I'd guess the crypt keepers would need SOME superpowers if only to protect the graves from evil villainous graverobbers seeking to take magic artifacts and/or clone their favorite adversary. And to help the newly resurrected folks too weak to break out of their own coffins before they suffocate or something.

And dealing with vandalism and bizarre tributes and funerals in which people with hypersonic screams try to sing funeral hymns...

The gravestones for the oft-resurrected would be the best part of the idea though. Imagine the fun after the family gets utterly tired of the nonsense and starts getting really snarky inscriptions in the granite.


  • At January 05, 2009 8:50 AM, Blogger Jer said…

    I actually like the idea of funeral directors selling caskets that are easy to get out of - just in case of resurrection. Kind of the opposite of what you'd want in a horror-tinged world where you'd want coffins made of iron with locks on them (or welded shut) - just in case of vampirism or zombiehood.

    I actually kind of chuckled a bit at the funeral scene in the second issue of Final Crisis where the eulogy/prayer included Superman saying something along the lines of "and we hope for a resurrection". Something not out of place at all at Catholic/Christian funerals, but with a totally different meaning given the revolving door the comic book afterlife has.

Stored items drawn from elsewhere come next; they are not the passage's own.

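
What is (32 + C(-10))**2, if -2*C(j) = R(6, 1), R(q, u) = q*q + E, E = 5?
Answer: 529/4 ≈ 132.25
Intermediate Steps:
R(q, u) = 5 + q**2 (R(q, u) = q*q + 5 = q**2 + 5 = 5 + q**2)
C(j) = -41/2 (C(j) = -(5 + 6**2)/2 = -(5 + 36)/2 = -1/2*41 = -41/2)
(32 + C(-10))**2 = (32 - 41/2)**2 = (23/2)**2 = 529/4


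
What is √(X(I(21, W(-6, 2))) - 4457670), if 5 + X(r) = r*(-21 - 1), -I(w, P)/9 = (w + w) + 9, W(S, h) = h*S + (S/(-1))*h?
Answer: I*√4447577 ≈ 2108.9*I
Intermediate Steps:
W(S, h) = 0 (W(S, h) = S*h + (S*(-1))*h = S*h + (-S)*h = S*h - S*h = 0)
I(w, P) = -81 - 18*w (I(w, P) = -9*((w + w) + 9) = -9*(2*w + 9) = -9*(9 + 2*w) = -81 - 18*w)
X(r) = -5 - 22*r (X(r) = -5 + r*(-21 - 1) = -5 + r*(-22) = -5 - 22*r)
√(X(I(21, W(-6, 2))) - 4457670) = √((-5 - 22*(-81 - 18*21)) - 4457670) = √((-5 - 22*(-81 - 378)) - 4457670) = √((-5 - 22*(-459)) - 4457670) = √((-5 + 10098) - 4457670) = √(10093 - 4457670) = √(-4447577) = I*√4447577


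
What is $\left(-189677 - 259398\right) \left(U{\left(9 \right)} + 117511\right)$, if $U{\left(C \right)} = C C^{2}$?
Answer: $-53098628000$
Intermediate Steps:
$U{\left(C \right)} = C^{3}$
$\left(-189677 - 259398\right) \left(U{\left(9 \right)} + 117511\right) = \left(-189677 - 259398\right) \left(9^{3} + 117511\right) = - 449075 \left(729 + 117511\right) = \left(-449075\right) 118240 = -53098628000$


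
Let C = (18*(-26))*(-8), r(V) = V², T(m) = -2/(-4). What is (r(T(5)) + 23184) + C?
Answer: 107713/4 ≈ 26928.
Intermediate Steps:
T(m) = ½ (T(m) = -2*(-¼) = ½)
C = 3744 (C = -468*(-8) = 3744)
(r(T(5)) + 23184) + C = ((½)² + 23184) + 3744 = (¼ + 23184) + 3744 = 92737/4 + 3744 = 107713/4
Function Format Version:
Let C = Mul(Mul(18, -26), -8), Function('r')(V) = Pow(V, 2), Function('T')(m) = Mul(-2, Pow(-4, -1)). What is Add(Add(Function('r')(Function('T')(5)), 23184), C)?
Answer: Rational(107713, 4) ≈ 26928.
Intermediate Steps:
Function('T')(m) = Rational(1, 2) (Function('T')(m) = Mul(-2, Rational(-1, 4)) = Rational(1, 2))
C = 3744 (C = Mul(-468, -8) = 3744)
Add(Add(Function('r')(Function('T')(5)), 23184), C) = Add(Add(Pow(Rational(1, 2), 2), 23184), 3744) = Add(Add(Rational(1, 4), 23184), 3744) = Add(Rational(92737, 4), 3744) = Rational(107713, 4)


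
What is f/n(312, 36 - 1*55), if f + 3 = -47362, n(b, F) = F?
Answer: 47365/19 ≈ 2492.9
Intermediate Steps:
f = -47365 (f = -3 - 47362 = -47365)
f/n(312, 36 - 1*55) = -47365/(36 - 1*55) = -47365/(36 - 55) = -47365/(-19) = -47365*(-1/19) = 47365/19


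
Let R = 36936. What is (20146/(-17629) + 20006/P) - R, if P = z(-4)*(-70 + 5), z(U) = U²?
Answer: -338782085687/9167080 ≈ -36956.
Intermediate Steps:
P = -1040 (P = (-4)²*(-70 + 5) = 16*(-65) = -1040)
(20146/(-17629) + 20006/P) - R = (20146/(-17629) + 20006/(-1040)) - 1*36936 = (20146*(-1/17629) + 20006*(-1/1040)) - 36936 = (-20146/17629 - 10003/520) - 36936 = -186818807/9167080 - 36936 = -338782085687/9167080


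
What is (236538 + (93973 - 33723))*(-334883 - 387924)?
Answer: -214520443916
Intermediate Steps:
(236538 + (93973 - 33723))*(-334883 - 387924) = (236538 + 60250)*(-722807) = 296788*(-722807) = -214520443916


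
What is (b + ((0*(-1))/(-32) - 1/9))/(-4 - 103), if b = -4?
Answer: 37/963 ≈ 0.038422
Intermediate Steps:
(b + ((0*(-1))/(-32) - 1/9))/(-4 - 103) = (-4 + ((0*(-1))/(-32) - 1/9))/(-4 - 103) = (-4 + (0*(-1/32) - 1*⅑))/(-107) = (-4 + (0 - ⅑))*(-1/107) = (-4 - ⅑)*(-1/107) = -37/9*(-1/107) = 37/963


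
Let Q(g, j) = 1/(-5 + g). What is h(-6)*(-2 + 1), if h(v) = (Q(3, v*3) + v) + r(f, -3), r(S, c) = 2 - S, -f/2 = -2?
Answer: 17/2 ≈ 8.5000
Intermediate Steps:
f = 4 (f = -2*(-2) = 4)
h(v) = -5/2 + v (h(v) = (1/(-5 + 3) + v) + (2 - 1*4) = (1/(-2) + v) + (2 - 4) = (-1/2 + v) - 2 = -5/2 + v)
h(-6)*(-2 + 1) = (-5/2 - 6)*(-2 + 1) = -17/2*(-1) = 17/2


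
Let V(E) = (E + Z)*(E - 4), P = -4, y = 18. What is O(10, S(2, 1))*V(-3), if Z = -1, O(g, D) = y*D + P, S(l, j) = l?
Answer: 896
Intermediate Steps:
O(g, D) = -4 + 18*D (O(g, D) = 18*D - 4 = -4 + 18*D)
V(E) = (-1 + E)*(-4 + E) (V(E) = (E - 1)*(E - 4) = (-1 + E)*(-4 + E))
O(10, S(2, 1))*V(-3) = (-4 + 18*2)*(4 + (-3)² - 5*(-3)) = (-4 + 36)*(4 + 9 + 15) = 32*28 = 896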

  • At January 05, 2009 9:55 AM, Blogger SallyP said…

    Ideally, they wouldn't bury super heroes at ALL, simply put them in a nice marble mausoleaum...preferably with a revolving door on the front, comfortable cushions in the coffins, and a snack machine inside.

    Can't you just see Jean Grey's headstone, as her family gets fed up with all the resurrections?

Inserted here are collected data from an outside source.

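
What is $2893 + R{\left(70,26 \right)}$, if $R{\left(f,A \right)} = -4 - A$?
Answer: $2863$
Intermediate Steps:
$2893 + R{\left(70,26 \right)} = 2893 - 30 = 2863$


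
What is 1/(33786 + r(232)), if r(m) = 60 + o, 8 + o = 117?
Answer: 1/33955 ≈ 2.9451e-5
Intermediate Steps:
o = 109 (o = -8 + 117 = 109)
r(m) = 169 (r(m) = 60 + 109 = 169)
1/(33786 + r(232)) = 1/(33786 + 169) = 1/33955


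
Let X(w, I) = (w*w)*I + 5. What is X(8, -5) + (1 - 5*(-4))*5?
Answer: -210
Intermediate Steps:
X(w, I) = 5 + I*w**2 (X(w, I) = w**2*I + 5 = I*w**2 + 5 = 5 + I*w**2)
X(8, -5) + (1 - 5*(-4))*5 = (5 - 5*8**2) + (1 - 5*(-4))*5 = (5 - 5*64) + (1 + 20)*5 = (5 - 320) + 21*5 = -315 + 105 = -210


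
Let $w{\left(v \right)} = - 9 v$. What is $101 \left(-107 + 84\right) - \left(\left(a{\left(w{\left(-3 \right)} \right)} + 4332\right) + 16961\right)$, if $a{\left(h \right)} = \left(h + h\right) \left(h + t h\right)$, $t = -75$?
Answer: $84276$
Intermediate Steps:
$a{\left(h \right)} = - 148 h^{2}$ ($a{\left(h \right)} = \left(h + h\right) \left(h - 75 h\right) = 2 h \left(- 74 h\right) = - 148 h^{2}$)
$101 \left(-107 + 84\right) - \left(\left(a{\left(w{\left(-3 \right)} \right)} + 4332\right) + 16961\right) = 101 \left(-107 + 84\right) - \left(\left(- 148 \left(\left(-9\right) \left(-3\right)\right)^{2} + 4332\right) + 16961\right) = 101 \left(-23\right) - \left(\left(- 148 \cdot 27^{2} + 4332\right) + 16961\right) = -2323 - \left(\left(\left(-148\right) 729 + 4332\right) + 16961\right) = -2323 - \left(\left(-107892 + 4332\right) + 16961\right) = -2323 - \left(-103560 + 16961\right) = -2323 - -86599 = -2323 + 86599 = 84276$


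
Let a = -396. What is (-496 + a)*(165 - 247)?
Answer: 73144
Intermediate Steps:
(-496 + a)*(165 - 247) = (-496 - 396)*(165 - 247) = -892*(-82) = 73144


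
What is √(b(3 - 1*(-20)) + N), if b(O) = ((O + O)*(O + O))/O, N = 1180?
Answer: 2*√318 ≈ 35.665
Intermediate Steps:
b(O) = 4*O (b(O) = ((2*O)*(2*O))/O = (4*O²)/O = 4*O)
√(b(3 - 1*(-20)) + N) = √(4*(3 - 1*(-20)) + 1180) = √(4*(3 + 20) + 1180) = √(4*23 + 1180) = √(92 + 1180) = √1272 = 2*√318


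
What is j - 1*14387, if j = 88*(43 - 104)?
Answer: -19755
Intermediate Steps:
j = -5368 (j = 88*(-61) = -5368)
j - 1*14387 = -5368 - 1*14387 = -5368 - 14387 = -19755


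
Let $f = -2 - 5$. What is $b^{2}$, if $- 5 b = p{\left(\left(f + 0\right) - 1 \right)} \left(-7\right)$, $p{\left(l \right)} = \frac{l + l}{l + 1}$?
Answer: $\frac{256}{25} \approx 10.24$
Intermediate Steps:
$f = -7$
$p{\left(l \right)} = \frac{2 l}{1 + l}$
$b = \frac{16}{5}$ ($b = - \frac{\frac{2 \left(\left(-7 + 0\right) - 1\right)}{1 + \left(\left(-7 + 0\right) - 1\right)} \left(-7\right)}{5} = - \frac{\frac{2 \left(-7 - 1\right)}{1 - 8} \left(-7\right)}{5} = - \frac{2 \left(-8\right) \frac{1}{1 - 8} \left(-7\right)}{5} = - \frac{2 \left(-8\right) \frac{1}{-7} \left(-7\right)}{5} = - \frac{2 \left(-8\right) \left(- \frac{1}{7}\right) \left(-7\right)}{5} = - \frac{\frac{16}{7} \left(-7\right)}{5} = \left(- \frac{1}{5}\right) \left(-16\right) = \frac{16}{5} \approx 3.2$)
$b^{2} = \left(\frac{16}{5}\right)^{2} = \frac{256}{25}$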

  • At January 05, 2009 10:19 AM, Anonymous Anonymous said…

    "I actually like the idea of funeral directors selling caskets that are easy to get out of - just in case of resurrection."

    The real world saw "safety caskets" sold with signalling devices intended to let the victim of a premature burial indicate their "not dead yet" status to those on the surface. Victorian era technology, but I can find patents for more modern versions as recent as the 1990s. And we *don't* live in the comics.

  • At January 05, 2009 1:35 PM, Anonymous Anonymous said…

    Another question that keeps coming to my mind, regarding the deceased superhero loved one: Entombment or Cremation?

    Preserving the body seems at first glance the best choice, as it'd simplify your loved one's return.

    BUT, not all those returns are good! What if your loved one returns as a zombie, a Black Lantern, or some other shambling unholy mockery of a man?

    Funeral directors would probably have to give the mourning a lot of "straight talk" about the deceased. Was he/she important enough to be inevitably revived? Or would he/she be on the D-List of heroes nobody cares much about, and only gets revived periodically (in the "unholy mockery blah blah blah" category) when Marvel's doing a storyline about that Grim Reaper guy?

  • At January 05, 2009 3:41 PM, Anonymous Anonymous said…

    If I recall correctly, that was the idea behind Skeleton Man (Tarot's boyfriend). Of course, being from Jim Balent's mind it sort of went south.

  • At January 05, 2009 5:12 PM, Blogger Mr. Bretterson said…

    I believe Jean's current headstone just reads "Jean Grey-Summers" followed by "She will rise again".

    So they aren't kidding themselves.

  • At January 06, 2009 10:11 AM, Blogger Ragtime said…

    Does the Marvel timeline actually roll? I just assumed that they are aged really, really slowly.

    The only Marvel that I am buying month-to-month is X-Men: Magneto, and its all about his origins in the Holocaust, and is clearly a teenager in the 1940s.

    Also, my word verification is "uppier," which makes me happy.

  • At January 07, 2009 1:46 AM, Blogger Ununnilium said…

    One recent Hawkman storyline had the JLA talking about the need to protect the bodies of dead heroes (this, at the end of a storyline involving superpowers genetically engineered off one such).

  • At January 07, 2009 4:05 AM, Anonymous Anonymous said…

    That was in Nightwing. So long, Valhalla.

  • At January 07, 2009 9:45 AM, Blogger googum said…

    It's a tombstone and whiteboard.

    The JLA has those big, Legion of Super-Heroes style statues, but on easy-to-move wheels...Metamorpho's is usually kept right up front.